Kur'an-ı Kerim ve Türkçe Meali Sayfa 316
65. “Ey Musa!” dediler, “Ya sen (asanı) at veya önce atan bizler olalım.”
66. Dedi ki: “Hayır, sizler atın.” Sonra hemen (ne görsün), sihirlerinden dolayı, onların ipleri ve asaları kendisine gerçekten hareket ediyormuş gibi göründü.
67. Musa, bu yüzden kendi içinde bir tür korku duymaya başladı.
68. “Korkma” dedik. “Şüphesiz sen, (evet) üstün gelecek olan sensin.”
69. “Sağ elindekini atıver, onların yaptıklarını yutacaktır; çünkü onların yaptıkları yalnızca bir büyücü hilesidir. Büyücü ise nereye varsa kurtulamaz.”

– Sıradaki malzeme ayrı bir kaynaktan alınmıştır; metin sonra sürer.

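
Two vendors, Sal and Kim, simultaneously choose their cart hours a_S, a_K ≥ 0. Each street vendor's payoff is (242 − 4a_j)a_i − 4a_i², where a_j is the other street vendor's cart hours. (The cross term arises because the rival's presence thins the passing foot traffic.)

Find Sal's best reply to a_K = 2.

29.25

Sal's payoff is (242 − 4a_K)a_S − 4a_S².
∂π/∂a_S = 242 − 4a_K − 8a_S = 0, so a_S = 30.25 − 0.5a_K.
At a_K = 2: a_S = 30.25 − 0.5·2 = 29.25.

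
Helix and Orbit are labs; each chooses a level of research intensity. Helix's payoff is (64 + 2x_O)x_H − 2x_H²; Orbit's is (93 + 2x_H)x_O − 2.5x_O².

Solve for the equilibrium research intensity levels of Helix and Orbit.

Expanding Helix's payoff: 64x_H + 2x_Ox_H − 2x_H².
∂π/∂x_H = 64 + 2x_O − 4x_H = 0, so x_H = 16 + 0.5x_O.
Likewise for Orbit: x_O = 18.6 + 0.4x_H.
Plugging x_O into Helix's best response: x_H = 16 + 0.5(18.6 + 0.4x_H) ⇒ 0.8x_H = 25.3, so x_H = 31.625.
Then x_O = 18.6 + 0.4·31.625 = 31.25.

31.625, 31.25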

70. Bunun üzerine büyücüler, secdeye kapandılar: “Harun'un ve Musa'nın Rabbine iman ettik” dediler.
71. (Firavun) Dedi ki: “Ben size izin vermeden önce O'na inandınız, öyle mi? Kuşkusuz o, size büyüyü öğreten büyüğünüzdür. O halde ben de sizin ellerinizi ve ayaklarınızı çapraz olarak keseceğim ve sizi hurma dallarında sallandıracağım. Siz de elbette, hangimizin azabı daha şiddetliymiş ve daha sürekliymiş öğrenmiş olacaksınız.”
72. Dediler ki: “Bize gelen apaçık delillere ve bizi yaratana seni asla tercih edip seçmeyiz. Ne hüküm vereceksen ver. Sen ancak bu dünya hayatına hükmedebilirsin.”
73. “Gerçekten biz Rabbimize günahlarımızı ve bizi kendisine karşı zorlayarak sürüklediğin sihir ile ilgili şeyi (suçumuzu) bağışlasın diye iman ettik. Allah, daha hayırlıdır ve daha süreklidir.”
74. “Şüphesiz kim Rabbine suçlu günahkâr olarak gelirse, mutlaka onun için cehennem vardır. Onun içinde ne ölebilir, ne de dirilebilir.”
75. “Kim de O'na iman edip salih amellerde bulunmuş olarak O'na gelirse, işte onlar (var ya), onlar için yüksek dereceler vardır.”
76. “İçlerinde ebedi kalacakları altından ırmaklar akan Adn cennetleri (onlarındır) ve işte bu, arınmış olanın ödülüdür.”